A professor in the Department of Sociology, Gottdiener has been invited to teach urban sociology at China’s Shanghai Jiao Tong University, one of the world’s most highly ranked universities, for six weeks beginning July 1.

He plans to teach his course using his perennially popular 1994 textbook, “New Urban Sociology,” now being revised for its fifth edition. It was translated into Chinese four years ago by Huang Yi, College of Architecture and Urban Planning, Tongji University.

He also has been invited by the U.S. Consulate in Shanghai to address a select audience interested in issues of urbanization.

As for Shanghai itself, Gottdiener says that “As an urbanist, I could not ask for a better place to be.”

 “I’ve studied and written about the development of many urban centers, but Shanghai, the Chinese equivalent of New York City, is considered by many to be the greatest city in the world,” he says.

“It has a population of more than 20 million, one-third of them non-Chinese, and is a rapidly growing metropolitan region famous for its innovation in technology, academics and culture. Of course the food, film, music and culture, I am told, are spectacular. Having six weeks to explore is, for me, an exceptional opportunity.

 “I will be fully supported with a generous salary, hotel accommodation, a research assistant and air fare,” Gottdiener says, adding that his wife Jennifer, recently retired director of articulation services at UB, will accompany him to Shanghai and later, on a “spiritual and cultural” visit to Tibet to visit several Lhasa monasteries.

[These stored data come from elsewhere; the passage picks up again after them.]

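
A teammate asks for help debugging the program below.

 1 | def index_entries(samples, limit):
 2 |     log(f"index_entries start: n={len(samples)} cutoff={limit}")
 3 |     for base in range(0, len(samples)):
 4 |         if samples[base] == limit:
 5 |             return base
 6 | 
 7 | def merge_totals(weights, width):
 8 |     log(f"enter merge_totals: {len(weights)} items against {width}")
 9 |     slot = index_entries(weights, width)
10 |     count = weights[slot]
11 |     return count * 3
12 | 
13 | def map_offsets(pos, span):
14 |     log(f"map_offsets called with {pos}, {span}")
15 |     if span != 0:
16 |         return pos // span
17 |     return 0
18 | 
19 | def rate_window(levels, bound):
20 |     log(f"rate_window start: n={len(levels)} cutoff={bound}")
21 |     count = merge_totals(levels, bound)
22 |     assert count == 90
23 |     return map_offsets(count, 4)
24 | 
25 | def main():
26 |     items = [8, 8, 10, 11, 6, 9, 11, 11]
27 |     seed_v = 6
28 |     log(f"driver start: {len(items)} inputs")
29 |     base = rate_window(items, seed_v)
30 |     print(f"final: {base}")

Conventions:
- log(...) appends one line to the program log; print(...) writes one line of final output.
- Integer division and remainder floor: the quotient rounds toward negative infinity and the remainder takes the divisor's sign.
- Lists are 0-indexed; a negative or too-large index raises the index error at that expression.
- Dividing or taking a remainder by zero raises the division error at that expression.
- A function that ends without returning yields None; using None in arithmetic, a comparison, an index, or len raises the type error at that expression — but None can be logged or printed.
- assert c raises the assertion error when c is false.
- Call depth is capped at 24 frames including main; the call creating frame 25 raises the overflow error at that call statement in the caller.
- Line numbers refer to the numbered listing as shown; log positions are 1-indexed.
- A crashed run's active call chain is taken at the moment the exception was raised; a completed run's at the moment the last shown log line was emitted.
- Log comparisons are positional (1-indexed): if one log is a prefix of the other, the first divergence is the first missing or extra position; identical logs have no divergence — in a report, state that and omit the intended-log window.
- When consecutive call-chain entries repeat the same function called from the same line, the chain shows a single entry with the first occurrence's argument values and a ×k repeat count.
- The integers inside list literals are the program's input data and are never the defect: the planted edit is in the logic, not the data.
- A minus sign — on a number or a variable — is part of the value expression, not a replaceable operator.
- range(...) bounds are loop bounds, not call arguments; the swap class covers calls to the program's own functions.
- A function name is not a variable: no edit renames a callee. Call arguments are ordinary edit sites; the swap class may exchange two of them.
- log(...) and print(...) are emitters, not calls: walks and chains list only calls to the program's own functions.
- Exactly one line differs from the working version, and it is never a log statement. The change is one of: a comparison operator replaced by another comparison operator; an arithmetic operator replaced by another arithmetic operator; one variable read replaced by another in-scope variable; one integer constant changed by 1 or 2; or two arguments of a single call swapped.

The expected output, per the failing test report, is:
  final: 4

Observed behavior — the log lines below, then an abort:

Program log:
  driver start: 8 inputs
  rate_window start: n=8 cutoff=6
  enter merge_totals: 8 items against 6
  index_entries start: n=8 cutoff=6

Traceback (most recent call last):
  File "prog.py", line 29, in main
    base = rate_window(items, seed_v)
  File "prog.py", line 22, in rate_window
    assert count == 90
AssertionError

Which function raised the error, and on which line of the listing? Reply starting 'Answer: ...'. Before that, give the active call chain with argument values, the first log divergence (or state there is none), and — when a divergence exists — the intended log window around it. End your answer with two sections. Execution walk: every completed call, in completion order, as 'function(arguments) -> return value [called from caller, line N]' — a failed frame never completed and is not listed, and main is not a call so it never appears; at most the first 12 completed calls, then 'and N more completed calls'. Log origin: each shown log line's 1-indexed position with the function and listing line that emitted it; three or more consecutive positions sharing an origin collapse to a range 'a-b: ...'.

Answer: the error was raised in rate_window, line 22.
Key fact: The log ends early — 4 lines, where the working version next logs 'map_offsets called with 18, 4'.
Call chain: main -> rate_window([8, 8, 10, 11, 6, 9, 11, 11], 6) (called at line 29).
First divergence: position 5 — the faulty run's log ends after 4 lines; the working version continues with 'map_offsets called with 18, 4'.
Intended log window:
  3: enter merge_totals: 8 items against 6
  4: index_entries start: n=8 cutoff=6
  5: map_offsets called with 18, 4
Execution walk:
  index_entries([8, 8, 10, 11, 6, 9, 11, 11], 6) -> 4  [called from merge_totals, line 9]
  merge_totals([8, 8, 10, 11, 6, 9, 11, 11], 6) -> 18  [called from rate_window, line 21]
Log origins:
  1: from main, line 28
  2: from rate_window, line 20
  3: from merge_totals, line 8
  4: from index_entries, line 2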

Gottdiener is a founder of what is frequently referred to as “the new urban sociology,” a field that considers the rise and fall of cities and regions, their class-shaped patterns of capitalistic urban development, real estate manipulations and their symbolic dimensions.

He also developed a new urban paradigm that focuses on such things as cultural semiotics and popular culture, and how cultural issues are related to social problems. He has written 14 books on these subjects. Much of this cutting edge research is presented for undergraduates in the book he will use in Shanghai this summer.

One of the nation’s leading urban sociologists, Gottdiener is the recipient of the 2010-11 Robert and Helen Lynd Lifetime Achievement Award for distinguished career achievements in community and urban sociology from the American Sociological Association (ASA).

The Lynd award, one of the most notable awards presented by the ASA, is one of many honors received by Gottdiener during his career, among them a number of international visiting scholar positions (three in 2007 alone), a special session of the Eastern Sociological Society’ annual meeting and several distinguished lectureships and fellowships, including two Fulbrights.